2. Adapt the internal processes
If you expect employees to deliver simple solutions, they need to operate in an environment as simple as possible. Reducing organisational layers is usually a good place to start: with fewer layers, people closer to the action receive more responsibility to be proactive, simplifying control procedures and decision-making because less time and process is needed to coordinate or inform multiple levels of the company.
3. Encourage collaboration
Knowledge is a strong enabler of simplification. Everyone performs better with a greater understanding of who does what in the company. Achieving simplicity at scale requires a culture of sharing knowledge — collaboration fosters free flows of information and can replace rigid procedures. Reward and recognise staff members who take collaborative initiatives.
4. Clarify the governance
You won't achieve simplicity without a clearly defined decision structure. Uncertainty about who has the authority to decide is a major source of complexity. Creating decision structures — councils or committees with well-defined scope — can simplify decision processes for transversal projects, and empowering employees at the grassroots level reduces complexity for initiating new projects or reacting to poor performance.
5. Show leadership
Every cultural change requires leadership. As simplicity must be taken into account by all employees in their own jobs, you'll have to educate and onboard people — which requires good communication skills, the ability to confront and overcome roadblocks, charisma, empathy, and being a role model for simplicity.

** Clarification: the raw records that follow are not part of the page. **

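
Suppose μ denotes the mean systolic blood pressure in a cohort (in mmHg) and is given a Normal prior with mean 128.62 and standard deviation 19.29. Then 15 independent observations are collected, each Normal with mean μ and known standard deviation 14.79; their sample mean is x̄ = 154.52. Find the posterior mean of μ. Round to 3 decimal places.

Posterior mean ≈ 153.543

Prior precision 1/τ₀² = 1/19.29² = 0.00268742; data precision n/σ² = 15/14.79² = 0.0685733.
Posterior precision = 0.00268742 + 0.0685733 = 0.0712607.
Posterior mean = (0.00268742·128.62 + 0.0685733·154.52) / 0.0712607 = 153.543.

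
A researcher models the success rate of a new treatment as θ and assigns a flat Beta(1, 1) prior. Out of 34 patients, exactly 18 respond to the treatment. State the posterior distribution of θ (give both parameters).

The binomial likelihood is conjugate to the Beta prior: with 18 successes and 16 failures, the posterior is Beta(1+18, 1+16) = Beta(19, 17).

Posterior: Beta(19, 17)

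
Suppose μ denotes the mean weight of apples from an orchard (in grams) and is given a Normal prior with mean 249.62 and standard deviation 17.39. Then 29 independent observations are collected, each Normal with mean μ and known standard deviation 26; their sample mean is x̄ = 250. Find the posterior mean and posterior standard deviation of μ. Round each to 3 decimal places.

With known σ, the Normal prior is conjugate. Weight on the data is w = (n/σ²)/(n/σ² + 1/τ₀²) = 0.0428994/(0.0428994+0.00330675) = 0.92843.
Posterior mean = w·x̄ + (1−w)·μ₀ = 0.92843·250 + 0.071565·249.62 = 249.973. Posterior variance = 1/(0.0428994+0.00330675) = 21.6421, so SD = 4.652.

Posterior mean ≈ 249.973; posterior SD ≈ 4.652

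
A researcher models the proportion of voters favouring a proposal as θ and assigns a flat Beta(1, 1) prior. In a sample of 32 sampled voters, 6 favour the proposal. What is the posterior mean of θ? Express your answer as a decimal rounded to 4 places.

Posterior mean ≈ 0.2059

Observing 6 successes and 26 failures updates Beta(1, 1) by adding the success and failure counts to the two shape parameters: α = 1+6 = 7, β = 1+26 = 27.
Posterior mean = α/(α+β) = 7/34 = 0.2059.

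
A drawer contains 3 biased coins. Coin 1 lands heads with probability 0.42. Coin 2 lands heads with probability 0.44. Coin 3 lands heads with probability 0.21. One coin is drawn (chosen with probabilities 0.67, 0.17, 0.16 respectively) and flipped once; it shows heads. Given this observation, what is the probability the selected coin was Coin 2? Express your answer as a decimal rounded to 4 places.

Posterior probability ≈ 0.1919

P(heads|C1) = 0.42; P(heads|C2) = 0.44; P(heads|C3) = 0.21.
Prior × likelihood for each source: 0.67·0.42=0.2814, 0.17·0.44=0.07480, 0.16·0.21=0.03360. Summing gives P(heads) = 0.38980.
P(Coin 2 | heads) = 0.07480 / 0.38980 = 0.1919.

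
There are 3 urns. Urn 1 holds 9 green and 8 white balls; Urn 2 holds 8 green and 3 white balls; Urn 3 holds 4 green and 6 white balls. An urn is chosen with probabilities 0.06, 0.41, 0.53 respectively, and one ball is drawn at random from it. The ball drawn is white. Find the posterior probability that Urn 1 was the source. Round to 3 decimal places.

Tabulate prior·likelihood by source: [1] prior 0.06, lik 0.4706, product 0.02824; [2] prior 0.41, lik 0.2727, product 0.1118; [3] prior 0.53, lik 0.6, product 0.3180.
Normalizing constant = 0.45805; the posterior for Urn 1 is its product over the sum, 0.02824/0.45805 = 0.062.

Posterior probability ≈ 0.062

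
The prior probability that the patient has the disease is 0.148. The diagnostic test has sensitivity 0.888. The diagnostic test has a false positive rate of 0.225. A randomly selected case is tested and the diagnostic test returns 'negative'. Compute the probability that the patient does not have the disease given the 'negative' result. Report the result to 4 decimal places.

P(¬H | E) ≈ 0.9755

Let H be the event that the patient has the disease. P(H) = 0.148, so P(¬H) = 0.852. With E the 'negative' result, P(E|H) = 0.112 and P(E|¬H) = 0.775.
P(E) = 0.112·0.148 + 0.775·0.852 = 0.016576 + 0.66030 = 0.67688.
By Bayes' theorem, P(H|E) = 0.016576 / 0.67688 = 0.0245. Hence P(¬H|E) = 1 − 0.0245 = 0.9755.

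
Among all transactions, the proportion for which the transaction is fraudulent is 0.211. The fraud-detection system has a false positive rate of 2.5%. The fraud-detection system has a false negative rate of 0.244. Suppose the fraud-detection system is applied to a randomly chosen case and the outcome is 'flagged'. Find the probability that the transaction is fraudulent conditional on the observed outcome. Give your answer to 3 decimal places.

Write H for 'the transaction is fraudulent'. Prior odds H:¬H = 0.211/0.789 = 0.26743. For the 'flagged' outcome, the likelihood ratio is 0.756/0.025 = 30.240.
Posterior odds = 0.26743 × 30.240 = 8.0870, so P(H|E) = 8.0870/(1+8.0870) = 0.890.

P(H | E) ≈ 0.890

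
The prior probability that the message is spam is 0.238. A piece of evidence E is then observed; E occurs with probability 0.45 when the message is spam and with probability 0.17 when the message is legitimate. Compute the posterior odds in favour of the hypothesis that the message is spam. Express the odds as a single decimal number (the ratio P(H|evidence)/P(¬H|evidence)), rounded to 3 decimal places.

Prior odds = 0.238/(1−0.238) = 0.31234. In log-odds, ln(0.31234) = -1.1637.
Add log likelihood ratio: ln(2.6471) = 0.97345.
Posterior log-odds = -0.19023, so posterior odds = exp(-0.19023) = 0.82677.

Posterior odds ≈ 0.827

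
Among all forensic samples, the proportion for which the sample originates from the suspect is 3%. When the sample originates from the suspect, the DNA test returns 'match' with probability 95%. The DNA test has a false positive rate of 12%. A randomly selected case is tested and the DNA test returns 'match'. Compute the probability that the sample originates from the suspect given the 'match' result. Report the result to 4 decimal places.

Let H be the event that the sample originates from the suspect. P(H) = 0.03, so P(¬H) = 0.97. With E the 'match' result, P(E|H) = 0.95 and P(E|¬H) = 0.12.
P(E) = 0.95·0.03 + 0.12·0.97 = 0.028500 + 0.11640 = 0.14490.
By Bayes' theorem, P(H|E) = 0.028500 / 0.14490 = 0.1967.

P(H | E) ≈ 0.1967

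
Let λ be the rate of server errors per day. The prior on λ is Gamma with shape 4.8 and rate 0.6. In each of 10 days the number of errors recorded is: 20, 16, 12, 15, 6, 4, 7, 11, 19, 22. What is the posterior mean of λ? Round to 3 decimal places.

Posterior mean ≈ 12.906

Total count ∑xᵢ = 132 over n = 10 days.
Gamma is conjugate to the Poisson likelihood: posterior is Gamma(shape = 4.8+132 = 136.8, rate = 0.6+10 = 10.6).
E[λ | data] = 136.8/10.6 = 12.906.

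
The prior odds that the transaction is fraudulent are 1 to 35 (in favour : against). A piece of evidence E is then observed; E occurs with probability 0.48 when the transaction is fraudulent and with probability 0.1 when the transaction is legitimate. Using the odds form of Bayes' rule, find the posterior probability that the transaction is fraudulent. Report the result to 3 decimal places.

Prior odds = 1/35 = 0.028571.
Likelihood ratio for E = 0.48/0.1 = 4.8000.
Posterior odds = prior odds × LR = 0.13714.
Posterior probability = odds/(1+odds) = 0.13714/1.1371 = 0.121.

Posterior probability ≈ 0.121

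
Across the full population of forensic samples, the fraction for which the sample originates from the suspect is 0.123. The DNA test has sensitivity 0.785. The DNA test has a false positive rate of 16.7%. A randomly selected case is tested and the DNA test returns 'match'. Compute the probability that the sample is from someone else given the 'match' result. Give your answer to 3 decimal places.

P(¬H | E) ≈ 0.603

Write H for 'the sample originates from the suspect'. Prior odds H:¬H = 0.123/0.877 = 0.14025. For the 'match' outcome, the likelihood ratio is 0.785/0.167 = 4.7006.
Posterior odds = 0.14025 × 4.7006 = 0.65926, so P(H|E) = 0.65926/(1+0.65926) = 0.397. Then P(¬H|E) = 1 − 0.397 = 0.603.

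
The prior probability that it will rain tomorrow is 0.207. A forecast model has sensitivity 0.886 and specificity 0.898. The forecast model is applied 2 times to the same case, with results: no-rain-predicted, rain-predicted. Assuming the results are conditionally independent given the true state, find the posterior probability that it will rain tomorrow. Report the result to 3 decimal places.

Let H be the event that it will rain tomorrow; start with P(H) = 0.207. P('rain-predicted'|H) = 0.886, P('rain-predicted'|¬H) = 0.102.
Update on result 1 ('no-rain-predicted'): P(H) ← 0.114·0.2070 / (0.114·0.2070 + 0.898·0.7930) = 0.023598/0.73571 = 0.0321.
Update on result 2 ('rain-predicted'): P(H) ← 0.886·0.0321 / (0.886·0.0321 + 0.102·0.9679) = 0.028418/0.12715 = 0.2235.

Posterior P(H) ≈ 0.224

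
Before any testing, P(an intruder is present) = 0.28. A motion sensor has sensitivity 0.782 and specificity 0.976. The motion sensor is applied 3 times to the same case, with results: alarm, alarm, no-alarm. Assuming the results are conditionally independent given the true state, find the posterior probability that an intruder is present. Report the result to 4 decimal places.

Let H be the event that an intruder is present; start with P(H) = 0.28. P('alarm'|H) = 0.782, P('alarm'|¬H) = 0.024.
Update on result 1 ('alarm'): P(H) ← 0.782·0.2800 / (0.782·0.2800 + 0.024·0.7200) = 0.21896/0.23624 = 0.9269.
Update on result 2 ('alarm'): P(H) ← 0.782·0.9269 / (0.782·0.9269 + 0.024·0.0731) = 0.72480/0.72656 = 0.9976.
Update on result 3 ('no-alarm'): P(H) ← 0.218·0.9976 / (0.218·0.9976 + 0.976·0.0024) = 0.21747/0.21983 = 0.9893.

Posterior P(H) ≈ 0.9893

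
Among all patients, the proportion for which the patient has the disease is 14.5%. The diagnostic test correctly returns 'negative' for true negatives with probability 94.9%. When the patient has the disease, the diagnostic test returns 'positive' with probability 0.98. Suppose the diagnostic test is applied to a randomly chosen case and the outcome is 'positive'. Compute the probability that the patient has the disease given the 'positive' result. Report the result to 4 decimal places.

Let H be the event that the patient has the disease. P(H) = 0.145, so P(¬H) = 0.855. With E the 'positive' result, P(E|H) = 0.98 and P(E|¬H) = 0.051.
P(E) = 0.98·0.145 + 0.051·0.855 = 0.14210 + 0.043605 = 0.18570.
By Bayes' theorem, P(H|E) = 0.14210 / 0.18570 = 0.7652.

P(H | E) ≈ 0.7652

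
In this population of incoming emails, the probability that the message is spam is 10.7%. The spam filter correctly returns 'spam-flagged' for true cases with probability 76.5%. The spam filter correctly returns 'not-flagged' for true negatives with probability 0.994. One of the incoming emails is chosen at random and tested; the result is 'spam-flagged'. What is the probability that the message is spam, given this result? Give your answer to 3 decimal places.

P(H | E) ≈ 0.939

Let H be the event that the message is spam. P(H) = 0.107, so P(¬H) = 0.893. With E the 'spam-flagged' result, P(E|H) = 0.765 and P(E|¬H) = 0.006.
P(E) = 0.765·0.107 + 0.006·0.893 = 0.081855 + 0.0053580 = 0.087213.
By Bayes' theorem, P(H|E) = 0.081855 / 0.087213 = 0.939.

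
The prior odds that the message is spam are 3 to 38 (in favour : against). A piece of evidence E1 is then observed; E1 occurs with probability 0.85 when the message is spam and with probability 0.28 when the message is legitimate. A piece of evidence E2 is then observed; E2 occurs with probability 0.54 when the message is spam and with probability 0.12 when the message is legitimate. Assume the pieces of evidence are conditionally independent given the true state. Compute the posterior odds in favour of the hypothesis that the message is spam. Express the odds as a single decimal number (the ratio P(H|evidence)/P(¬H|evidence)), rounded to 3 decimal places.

Prior odds = 3/38 = 0.078947. In log-odds, ln(0.078947) = -2.5390.
Add log likelihood ratios: ln(3.0357) + ln(4.5000) = 2.6145.
Posterior log-odds = 0.075550, so posterior odds = exp(0.075550) = 1.0785.

Posterior odds ≈ 1.078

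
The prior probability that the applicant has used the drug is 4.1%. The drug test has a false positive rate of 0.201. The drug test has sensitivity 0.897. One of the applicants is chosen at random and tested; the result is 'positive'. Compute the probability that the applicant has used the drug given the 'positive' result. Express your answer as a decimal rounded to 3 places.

P(H | E) ≈ 0.160

Write H for 'the applicant has used the drug'. Prior odds H:¬H = 0.041/0.959 = 0.042753. For the 'positive' outcome, the likelihood ratio is 0.897/0.201 = 4.4627.
Posterior odds = 0.042753 × 4.4627 = 0.19079, so P(H|E) = 0.19079/(1+0.19079) = 0.160.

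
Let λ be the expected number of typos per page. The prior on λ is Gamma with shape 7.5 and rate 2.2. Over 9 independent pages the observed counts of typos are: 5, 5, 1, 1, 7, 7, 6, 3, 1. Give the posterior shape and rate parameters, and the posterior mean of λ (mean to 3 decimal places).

Total count ∑xᵢ = 36 over n = 9 pages.
Gamma is conjugate to the Poisson likelihood: posterior is Gamma(shape = 7.5+36 = 43.5, rate = 2.2+9 = 11.2).
E[λ | data] = 43.5/11.2 = 3.884.

Posterior: Gamma(shape=43.5, rate=11.2); mean ≈ 3.884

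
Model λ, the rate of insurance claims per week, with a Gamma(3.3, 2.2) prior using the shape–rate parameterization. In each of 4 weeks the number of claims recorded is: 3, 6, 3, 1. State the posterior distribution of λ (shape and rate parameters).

The Poisson likelihood adds the total count to the shape and the number of exposure periods to the rate. Here ∑xᵢ = 13 and n = 4, so shape 3.3→16.3 and rate 2.2→6.2.

Posterior: Gamma(shape=16.3, rate=6.2)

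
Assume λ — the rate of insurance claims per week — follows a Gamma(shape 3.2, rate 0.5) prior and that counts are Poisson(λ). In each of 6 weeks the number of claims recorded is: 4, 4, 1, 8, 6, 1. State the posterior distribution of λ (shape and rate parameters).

Posterior: Gamma(shape=27.2, rate=6.5)

Total count ∑xᵢ = 24 over n = 6 weeks.
Gamma is conjugate to the Poisson likelihood: posterior is Gamma(shape = 3.2+24 = 27.2, rate = 0.5+6 = 6.5).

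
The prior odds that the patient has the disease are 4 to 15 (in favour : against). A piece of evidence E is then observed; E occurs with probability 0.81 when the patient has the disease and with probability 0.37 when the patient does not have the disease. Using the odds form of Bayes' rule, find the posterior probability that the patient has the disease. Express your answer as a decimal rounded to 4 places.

Posterior probability ≈ 0.3686

Prior odds = 4/15 = 0.26667. In log-odds, ln(0.26667) = -1.3218.
Add log likelihood ratio: ln(2.1892) = 0.78353.
Posterior log-odds = -0.53822, so posterior odds = exp(-0.53822) = 0.58378. Converting, P(H|E) = 0.58378/1.5838 = 0.3686.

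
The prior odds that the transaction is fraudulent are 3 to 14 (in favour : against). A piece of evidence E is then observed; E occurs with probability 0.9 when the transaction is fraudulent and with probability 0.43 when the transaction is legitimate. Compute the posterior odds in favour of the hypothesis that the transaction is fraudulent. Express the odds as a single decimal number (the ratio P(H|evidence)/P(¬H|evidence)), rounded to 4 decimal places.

Prior odds = 3/14 = 0.21429. In log-odds, ln(0.21429) = -1.5404.
Add log likelihood ratio: ln(2.0930) = 0.73861.
Posterior log-odds = -0.80184, so posterior odds = exp(-0.80184) = 0.44850.

Posterior odds ≈ 0.4485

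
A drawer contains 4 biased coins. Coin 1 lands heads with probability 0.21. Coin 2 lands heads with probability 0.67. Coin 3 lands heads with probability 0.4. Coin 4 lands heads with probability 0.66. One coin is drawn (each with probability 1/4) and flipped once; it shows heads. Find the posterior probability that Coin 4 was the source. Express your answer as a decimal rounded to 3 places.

Posterior probability ≈ 0.340

Tabulate prior·likelihood by source: [1] prior 0.25, lik 0.21, product 0.05250; [2] prior 0.25, lik 0.67, product 0.1675; [3] prior 0.25, lik 0.4, product 0.1000; [4] prior 0.25, lik 0.66, product 0.1650.
Normalizing constant = 0.48500; the posterior for Coin 4 is its product over the sum, 0.1650/0.48500 = 0.340.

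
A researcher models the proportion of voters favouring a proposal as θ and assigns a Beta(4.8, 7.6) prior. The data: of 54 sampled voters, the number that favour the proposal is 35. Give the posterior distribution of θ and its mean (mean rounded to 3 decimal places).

Observing 35 successes and 19 failures updates Beta(4.8, 7.6) by adding the success and failure counts to the two shape parameters: α = 4.8+35 = 39.8, β = 7.6+19 = 26.6.
E[θ | data] = 39.8/(39.8+26.6) = 0.599.

Posterior: Beta(39.8, 26.6); mean ≈ 0.599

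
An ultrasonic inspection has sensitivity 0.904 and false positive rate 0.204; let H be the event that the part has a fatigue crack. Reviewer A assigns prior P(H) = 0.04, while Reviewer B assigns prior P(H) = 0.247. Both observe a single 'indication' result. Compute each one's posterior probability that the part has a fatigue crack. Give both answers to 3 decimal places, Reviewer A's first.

The likelihood ratio for an 'indication' result is 0.904/0.204 = 4.4314.
Reviewer A: prior odds 0.04/0.96 = 0.041667; posterior odds 0.18464; posterior probability 0.156.
Reviewer B: prior odds 0.247/0.753 = 0.32802; posterior odds 1.4536; posterior probability 0.592.

Reviewer A: 0.156; Reviewer B: 0.592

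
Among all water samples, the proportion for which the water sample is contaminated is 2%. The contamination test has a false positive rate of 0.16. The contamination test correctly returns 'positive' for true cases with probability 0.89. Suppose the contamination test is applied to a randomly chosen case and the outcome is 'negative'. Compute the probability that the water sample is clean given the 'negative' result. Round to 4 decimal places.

Let H be the event that the water sample is contaminated. P(H) = 0.02, so P(¬H) = 0.98. With E the 'negative' result, P(E|H) = 0.11 and P(E|¬H) = 0.84.
P(E) = 0.11·0.02 + 0.84·0.98 = 0.0022000 + 0.82320 = 0.82540.
By Bayes' theorem, P(H|E) = 0.0022000 / 0.82540 = 0.0027. Hence P(¬H|E) = 1 − 0.0027 = 0.9973.

P(¬H | E) ≈ 0.9973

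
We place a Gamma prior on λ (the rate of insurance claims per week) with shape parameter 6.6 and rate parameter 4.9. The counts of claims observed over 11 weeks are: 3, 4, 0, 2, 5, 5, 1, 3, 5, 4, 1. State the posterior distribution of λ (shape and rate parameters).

Total count ∑xᵢ = 33 over n = 11 weeks.
Gamma is conjugate to the Poisson likelihood: posterior is Gamma(shape = 6.6+33 = 39.6, rate = 4.9+11 = 15.9).

Posterior: Gamma(shape=39.6, rate=15.9)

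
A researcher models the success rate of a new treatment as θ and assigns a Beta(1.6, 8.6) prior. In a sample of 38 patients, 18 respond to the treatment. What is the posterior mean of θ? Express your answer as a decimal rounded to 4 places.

The binomial likelihood is conjugate to the Beta prior: with 18 successes and 20 failures, the posterior is Beta(1.6+18, 8.6+20) = Beta(19.6, 28.6).
Posterior mean = α/(α+β) = 19.6/48.2 = 0.4066.

Posterior mean ≈ 0.4066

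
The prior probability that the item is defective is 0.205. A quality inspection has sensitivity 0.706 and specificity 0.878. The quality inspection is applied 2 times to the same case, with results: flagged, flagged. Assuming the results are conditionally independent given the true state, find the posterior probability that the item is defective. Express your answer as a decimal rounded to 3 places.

Posterior P(H) ≈ 0.896

With H the event that the item is defective, the joint likelihood of the observed sequence is P(data|H) = 0.706·0.706 = 0.49844 and P(data|¬H) = 0.122·0.122 = 0.014884.
Bayes: P(H|data) = 0.205·0.49844 / (0.205·0.49844 + 0.795·0.014884) = 0.10218/0.11401 = 0.8962.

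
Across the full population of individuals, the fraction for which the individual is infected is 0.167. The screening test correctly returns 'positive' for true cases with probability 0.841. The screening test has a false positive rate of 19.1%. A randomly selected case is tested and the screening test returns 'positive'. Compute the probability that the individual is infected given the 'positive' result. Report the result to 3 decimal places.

Let H be the event that the individual is infected. P(H) = 0.167, so P(¬H) = 0.833. With E the 'positive' result, P(E|H) = 0.841 and P(E|¬H) = 0.191.
P(E) = 0.841·0.167 + 0.191·0.833 = 0.14045 + 0.15910 = 0.29955.
By Bayes' theorem, P(H|E) = 0.14045 / 0.29955 = 0.469.

P(H | E) ≈ 0.469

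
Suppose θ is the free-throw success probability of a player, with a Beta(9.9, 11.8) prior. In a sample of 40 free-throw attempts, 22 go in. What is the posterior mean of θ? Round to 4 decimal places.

Observing 22 successes and 18 failures updates Beta(9.9, 11.8) by adding the success and failure counts to the two shape parameters: α = 9.9+22 = 31.9, β = 11.8+18 = 29.8.
E[θ | data] = 31.9/(31.9+29.8) = 0.5170.

Posterior mean ≈ 0.5170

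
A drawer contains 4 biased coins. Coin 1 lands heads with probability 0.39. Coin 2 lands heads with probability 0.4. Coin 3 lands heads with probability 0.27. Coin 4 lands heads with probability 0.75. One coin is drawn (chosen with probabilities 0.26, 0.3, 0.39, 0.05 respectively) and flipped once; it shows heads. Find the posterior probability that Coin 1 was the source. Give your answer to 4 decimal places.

Tabulate prior·likelihood by source: [1] prior 0.26, lik 0.39, product 0.1014; [2] prior 0.3, lik 0.4, product 0.1200; [3] prior 0.39, lik 0.27, product 0.1053; [4] prior 0.05, lik 0.75, product 0.03750.
Normalizing constant = 0.36420; the posterior for Coin 1 is its product over the sum, 0.1014/0.36420 = 0.2784.

Posterior probability ≈ 0.2784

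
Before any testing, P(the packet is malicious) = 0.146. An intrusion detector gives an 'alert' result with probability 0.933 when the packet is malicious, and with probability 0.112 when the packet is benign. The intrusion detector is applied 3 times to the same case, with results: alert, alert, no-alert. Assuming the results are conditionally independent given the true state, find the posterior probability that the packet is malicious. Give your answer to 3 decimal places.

With H the event that the packet is malicious, the joint likelihood of the observed sequence is P(data|H) = 0.933·0.933·0.067 = 0.058323 and P(data|¬H) = 0.112·0.112·0.888 = 0.011139.
Bayes: P(H|data) = 0.146·0.058323 / (0.146·0.058323 + 0.854·0.011139) = 0.0085151/0.018028 = 0.4723.

Posterior P(H) ≈ 0.472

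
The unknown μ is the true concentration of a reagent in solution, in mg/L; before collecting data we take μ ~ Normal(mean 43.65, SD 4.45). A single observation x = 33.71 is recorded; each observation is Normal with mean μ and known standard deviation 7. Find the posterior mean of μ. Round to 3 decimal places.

With known σ, the Normal prior is conjugate. Weight on the data is w = (n/σ²)/(n/σ² + 1/τ₀²) = 0.0204082/(0.0204082+0.0504987) = 0.28782.
Posterior mean = w·x̄ + (1−w)·μ₀ = 0.28782·33.71 + 0.71218·43.65 = 40.789.

Posterior mean ≈ 40.789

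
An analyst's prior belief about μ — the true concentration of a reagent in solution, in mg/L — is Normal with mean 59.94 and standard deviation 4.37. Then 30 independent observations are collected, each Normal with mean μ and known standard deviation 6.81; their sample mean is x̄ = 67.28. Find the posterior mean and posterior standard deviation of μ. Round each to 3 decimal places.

With known σ, the Normal prior is conjugate. Weight on the data is w = (n/σ²)/(n/σ² + 1/τ₀²) = 0.646885/(0.646885+0.0523645) = 0.92511.
Posterior mean = w·x̄ + (1−w)·μ₀ = 0.92511·67.28 + 0.074887·59.94 = 66.730. Posterior variance = 1/(0.646885+0.0523645) = 1.43010, so SD = 1.196.

Posterior mean ≈ 66.730; posterior SD ≈ 1.196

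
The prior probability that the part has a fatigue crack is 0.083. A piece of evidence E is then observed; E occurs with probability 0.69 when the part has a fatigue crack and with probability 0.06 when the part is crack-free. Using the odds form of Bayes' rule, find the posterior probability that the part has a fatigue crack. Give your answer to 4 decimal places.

Prior odds = 0.083/(1−0.083) = 0.090513.
Likelihood ratio for E = 0.69/0.06 = 11.500.
Posterior odds = prior odds × LR = 1.0409.
Posterior probability = odds/(1+odds) = 1.0409/2.0409 = 0.5100.

Posterior probability ≈ 0.5100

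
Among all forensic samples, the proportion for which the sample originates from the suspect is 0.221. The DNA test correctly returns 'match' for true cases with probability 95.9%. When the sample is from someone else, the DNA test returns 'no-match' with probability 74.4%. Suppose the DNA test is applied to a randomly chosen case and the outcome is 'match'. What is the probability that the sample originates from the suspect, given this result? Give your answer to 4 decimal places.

P(H | E) ≈ 0.5152

Write H for 'the sample originates from the suspect'. Prior odds H:¬H = 0.221/0.779 = 0.28370. For the 'match' outcome, the likelihood ratio is 0.959/0.256 = 3.7461.
Posterior odds = 0.28370 × 3.7461 = 1.0628, so P(H|E) = 1.0628/(1+1.0628) = 0.5152.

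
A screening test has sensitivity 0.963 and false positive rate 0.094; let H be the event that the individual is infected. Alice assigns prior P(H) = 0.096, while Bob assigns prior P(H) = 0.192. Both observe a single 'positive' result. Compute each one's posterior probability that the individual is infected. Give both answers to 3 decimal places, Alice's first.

P('+'|H) = 0.963, P('+'|¬H) = 0.094.
Alice: numerator 0.963·0.096 = 0.092448; evidence = 0.092448+0.094·0.904 = 0.17742; posterior = 0.521.
Bob: numerator 0.963·0.192 = 0.18490; evidence = 0.18490+0.094·0.808 = 0.26085; posterior = 0.709.

Alice: 0.521; Bob: 0.709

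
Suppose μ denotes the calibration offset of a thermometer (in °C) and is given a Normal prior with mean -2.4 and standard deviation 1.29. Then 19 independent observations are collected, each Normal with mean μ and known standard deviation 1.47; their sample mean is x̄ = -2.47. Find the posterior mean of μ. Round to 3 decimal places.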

Frequently asked questions
Can simplicity really be treated as a strategic objective, not just a value?
Yes — it needs specific targets and performance metrics tied to identified complexity hotspots, otherwise it stays a nice sentiment with no operational impact.
Why does reducing organisational layers help simplify a company?
Fewer layers mean people closer to the action get more responsibility and autonomy, which cuts the coordination and reporting overhead that drives complexity.
What's the biggest source of complexity inside most organisations?
Unclear governance — uncertainty about who has the authority to make a specific decision, which can be resolved with clearly scoped decision structures like councils or committees.